Ayala escribía poco, pero leía todo el día. Comenzaba la jornada apurando docenas de periódicos españoles, argentinos, pero sobre todo ingleses. Y libros y más libros. Todo esto se cortó en los últimos años de su vida: dejó totalmente de escribir y apenas lela. Se pasaba las horas en un sillón, viendo televisión o haciendo solitarios con una vieja baraja. Siempre, todos los días de su vida, bien afeitado, mejor peinado, y ropa y traje impecables.

Su mujer -querida Mabel, norteamericana- le traía en una bandeja su cena. Pero él estaba con sus whiskies y apenas probaba la comida, que era casi todas las noches la misma: huevos pasados por agua; merluza y una jarrita de vino tinto. Ramón lo rechazaba todo, sistemáticamente, y decía con voz irritada: «No tengo apetito, Mabel. Los huevos se los devuelves a sus gallinas; ésa merluza es falsa, porque es de río; y el tinto de Valladolid, envíaselo a Marañón, que no entiende ni torta de vinos.»

A última hora de la tarde venían sus amigos. Había tertulia. Recuerdo allí a Miguel Pérez Ferrero, a Marino Gómez Santos, al entonces director de Abe, Luis Calvo; a César González Ruano; a Juan Belmonte; a los doctores Marañón y Teófilo Hernando; a Sebastián Miranda, etcétera. Aquella hora de tertulia era el momento perfecto de Ayala. Sobre cualquier tema -literatura, historia, política, arte, humanidades, periodismo, etcétera- hablaba y hablaba en un monólogo perfecto y admirable. Escucharle era una lección porque era un gran maestro de la cultura universal. Con su puro encendido, su vaso de whisky o de coñac, moviendo poco las manos y suavemente la cabeza, sonaba su voz, su timbre de voz melodioso, con un deje dulce de acente, asturiano. De su legitimo acento.

Hacía grandes elogios y también duras críticas de personas, acontecimientos y cosas. Esas críticas tenían a veces un acerado sentido irónico.
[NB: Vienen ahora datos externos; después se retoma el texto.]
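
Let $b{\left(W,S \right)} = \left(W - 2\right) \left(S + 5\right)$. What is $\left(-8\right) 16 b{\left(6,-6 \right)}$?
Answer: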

Un día, hablando de un personaje muy de moda, político y financiero, dijo: «Ese sabrá mucho de finanzas y bancos, pero es mal político. Primero, porque no conoce a la Humanidad, que no está en los palacios, sino en la calle, en las fábricas, en los campos y en las minas, en la mar. Y, segundo, porque para ser político hay que ser orador o, por lo menos, saber hablar. Y él, ¿cómo puede hablar en serio si su boquita es igual que un culo de gallina?»

Cuántas veces, en la guerra y en la paz, hemos cantado todos esa canción sentimental y emocionada que nos dice: «Asturias, patria querida, Asturias, de mis amores ... » Eso era Asturias para Ramón Pérez de Ayala: su patria querida, a la que fue contadas veces, pero su único amor.